As new sustainable materials emerge and gain in popularity, luxury houses may be pressed by customers to communicate even more about their supply chain and favor these materials over traditionally animal-based and mined products.
6. startups make luxury goods Authentication easier
The OECD estimates that $461B worth of fake goods are imported each year, making it an attractive market for companies providing ways to authenticate products.
Although the luxury industry is not the only sector affected, the development of online shopping platforms and marketplaces dedicated to second-hand luxury goods has changed the way counterfeit goods are being sold.
In order to fight fraud and counterfeiting, startups such as Cypheme, Red Points, and Entrupy are using artificial intelligence to help brands identify fake goods.
While Cypheme ($1.3M total funding) uses a microstructured paper tag that can be scanned using a smartphone, Entrupy ($2.6M total funding) has developed a device and dedicated app to take pictures of a product and get real-time results regarding its authenticity.
Spanish startup Red Points has adopted a different approach, as it allows clients to scan marketplaces and detect infringements. Red Points uses artificial intelligence to recognize fake products and to refine searches on marketplaces.The company has recently raised a $12M Series B round to fuel its international expansion and claims 300 customers by the end of 2017, including watch brands MVMT and Paul Hewitt.
Blockchain is another promising technology for authentication. London-based startup Block Verify uses it to label each product with a tag that can be read using mobile devices to verify its origin and authenticity. All the relevant information related to the tagged product are recorded on the blockchain.
7. blockchain makes investing in luxury assets easier and cheaper
Buying and holding luxury goods has become an attractive alternative to the stock market.
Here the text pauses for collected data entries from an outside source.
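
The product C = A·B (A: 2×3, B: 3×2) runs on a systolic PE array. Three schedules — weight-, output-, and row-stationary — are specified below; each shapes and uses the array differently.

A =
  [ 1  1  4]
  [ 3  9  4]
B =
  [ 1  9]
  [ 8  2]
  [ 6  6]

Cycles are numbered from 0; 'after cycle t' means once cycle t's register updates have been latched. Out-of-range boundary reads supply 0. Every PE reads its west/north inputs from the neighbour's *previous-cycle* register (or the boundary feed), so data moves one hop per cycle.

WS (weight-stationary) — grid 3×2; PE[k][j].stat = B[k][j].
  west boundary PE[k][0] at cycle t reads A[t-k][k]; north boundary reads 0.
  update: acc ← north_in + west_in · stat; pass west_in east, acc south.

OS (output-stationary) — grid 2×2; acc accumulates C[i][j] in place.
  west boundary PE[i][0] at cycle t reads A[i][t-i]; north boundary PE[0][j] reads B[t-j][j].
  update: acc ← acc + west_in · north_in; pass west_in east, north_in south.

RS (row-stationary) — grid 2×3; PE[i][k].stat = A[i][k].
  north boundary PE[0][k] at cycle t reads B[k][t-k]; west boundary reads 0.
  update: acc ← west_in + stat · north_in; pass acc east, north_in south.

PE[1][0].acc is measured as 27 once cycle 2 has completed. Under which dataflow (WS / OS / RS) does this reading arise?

dataflow = RS

Under WS (3×2), PE[1][0]:
  0: (1,0).acc=0  regs=<0,0>
  1: (1,0).acc=9  regs=<1,9>
  2: (1,0).acc=75  regs=<9,75>
Under OS (2×2), PE[1][0]:
  0: (1,0).acc=0  regs=<0,0>
  1: (1,0).acc=3  regs=<3,1>
  2: (1,0).acc=75  regs=<9,8>
Under RS (2×3), PE[1][0]:
  0: (1,0).acc=0  regs=<0,0>
  1: (1,0).acc=3  regs=<3,1>
  2: (1,0).acc=27  regs=<27,9>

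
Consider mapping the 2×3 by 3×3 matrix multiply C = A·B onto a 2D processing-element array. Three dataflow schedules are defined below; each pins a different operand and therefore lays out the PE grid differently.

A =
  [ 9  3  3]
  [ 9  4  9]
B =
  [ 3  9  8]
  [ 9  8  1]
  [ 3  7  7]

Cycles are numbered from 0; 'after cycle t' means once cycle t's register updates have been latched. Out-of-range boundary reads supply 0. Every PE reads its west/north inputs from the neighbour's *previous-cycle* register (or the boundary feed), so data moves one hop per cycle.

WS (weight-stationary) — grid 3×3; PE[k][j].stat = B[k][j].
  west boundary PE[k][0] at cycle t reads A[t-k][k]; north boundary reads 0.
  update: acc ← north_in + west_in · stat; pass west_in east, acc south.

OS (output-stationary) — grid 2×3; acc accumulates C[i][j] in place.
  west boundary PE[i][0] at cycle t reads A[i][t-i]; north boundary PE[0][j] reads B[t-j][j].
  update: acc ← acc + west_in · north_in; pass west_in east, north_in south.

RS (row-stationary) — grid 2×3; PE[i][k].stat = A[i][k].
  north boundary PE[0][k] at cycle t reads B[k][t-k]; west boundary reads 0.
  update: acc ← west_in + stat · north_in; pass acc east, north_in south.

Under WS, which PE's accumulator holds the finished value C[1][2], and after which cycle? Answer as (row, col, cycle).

WS: C[1][2] accumulates in PE[2][2]:
  after 0 — PE[2][2] acc=0, pass-E 0, pass-S 0
  after 1 — PE[2][2] acc=0, pass-E 0, pass-S 0
  after 2 — PE[2][2] acc=0, pass-E 0, pass-S 0
  after 3 — PE[2][2] acc=0, pass-E 0, pass-S 0
  after 4 — PE[2][2] acc=96, pass-E 3, pass-S 96
  after 5 — PE[2][2] acc=139, pass-E 9, pass-S 139

(row, col, cycle) = (2, 2, 5)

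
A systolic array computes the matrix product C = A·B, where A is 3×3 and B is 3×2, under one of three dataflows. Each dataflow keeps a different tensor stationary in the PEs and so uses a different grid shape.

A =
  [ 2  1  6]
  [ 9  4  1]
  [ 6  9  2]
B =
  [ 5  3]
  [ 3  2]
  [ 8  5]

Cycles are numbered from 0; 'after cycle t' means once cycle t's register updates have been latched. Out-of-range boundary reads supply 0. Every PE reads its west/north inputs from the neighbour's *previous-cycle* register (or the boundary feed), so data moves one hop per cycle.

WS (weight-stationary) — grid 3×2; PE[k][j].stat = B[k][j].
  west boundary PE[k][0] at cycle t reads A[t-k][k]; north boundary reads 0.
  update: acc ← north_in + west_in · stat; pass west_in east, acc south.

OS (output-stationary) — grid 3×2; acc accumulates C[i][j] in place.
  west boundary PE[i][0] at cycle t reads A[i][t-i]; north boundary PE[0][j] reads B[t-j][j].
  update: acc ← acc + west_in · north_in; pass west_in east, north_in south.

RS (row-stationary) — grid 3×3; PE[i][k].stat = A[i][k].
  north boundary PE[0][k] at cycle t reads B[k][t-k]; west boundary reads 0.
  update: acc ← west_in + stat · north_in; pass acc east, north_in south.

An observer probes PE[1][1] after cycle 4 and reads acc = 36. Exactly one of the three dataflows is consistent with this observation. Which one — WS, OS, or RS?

dataflow = WS

— WS: 3×2; PE[1][1] trace:
  t=0 PE[1][1]: acc=0 h=0 v=0
  t=1 PE[1][1]: acc=0 h=0 v=0
  t=2 PE[1][1]: acc=8 h=1 v=8
  t=3 PE[1][1]: acc=35 h=4 v=35
  t=4 PE[1][1]: acc=36 h=9 v=36
— OS: 3×2; PE[1][1] trace:
  t=0 PE[1][1]: acc=0 h=0 v=0
  t=1 PE[1][1]: acc=0 h=0 v=0
  t=2 PE[1][1]: acc=27 h=9 v=3
  t=3 PE[1][1]: acc=35 h=4 v=2
  t=4 PE[1][1]: acc=40 h=1 v=5
— RS: 3×3; PE[1][1] trace:
  t=0 PE[1][1]: acc=0 h=0 v=0
  t=1 PE[1][1]: acc=0 h=0 v=0
  t=2 PE[1][1]: acc=57 h=57 v=3
  t=3 PE[1][1]: acc=35 h=35 v=2
  t=4 PE[1][1]: acc=0 h=0 v=0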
This type of investment is primarily driven by the scarcity of some luxury goods combined with rising demand, resulting in high investment returns. For instance, classic cars prices are up 457% over the past 10 years according to Knight Frank while lucky owners of Birkin bag saw their purchase generating an annual return of 14.2% over the past 35 years, according to Baghunter.
Despite luxury goods offering high returns, wealthy individuals represent the majority of investors due to high entry price and low liquidity resulting in difficulties to match buyers and sellers.
A new generation of startups is using blockchain technology to certify the authenticity of luxury goods, split their ownership into several shares, and provide a marketplace to trade these shares, making luxury investments cheaper, easier, and more secure.
By doing this, they are opening the luxury goods market to less wealthy individuals.
While some of these blockchain startups such as CEDEX and BitCar focus on a single type of asset — diamonds and luxury cars, respectively — Switzerland-based Tend is planning to offer a multitude of assets in which to invest such as vineyards and luxury watches. All three are still very early-stage and planning to raise several millions of dollars through initial coin offerings this year.Tend plans to use the blockchain to split individual luxury assets into asset tokens — the equivalent of shares — certifying the authentiticy and ownership of the asset while making it tradable on the Tend platform.
In addition to making co-investment and co-ownership easier, the startup would also take care of maintenance, insurance, and storage on behalf of the investors.
While trades happening on the Tend platform will initially be settled in government-backed currencies such as US dollar or Swiss franc, CEDEX is planning to use its own cryptocurrency, the CEDEX Coin. CEDEX is an Israel-based startup that aims to create an exchange for diamonds, allowing participants to buy and sell individual diamonds, shares of a diamond, or a basket of diamonds.
If these startups succeed in making luxury investments more accessible and secure, we could see a significant number of investors entering the market and potentially driving prices of luxury assets further up.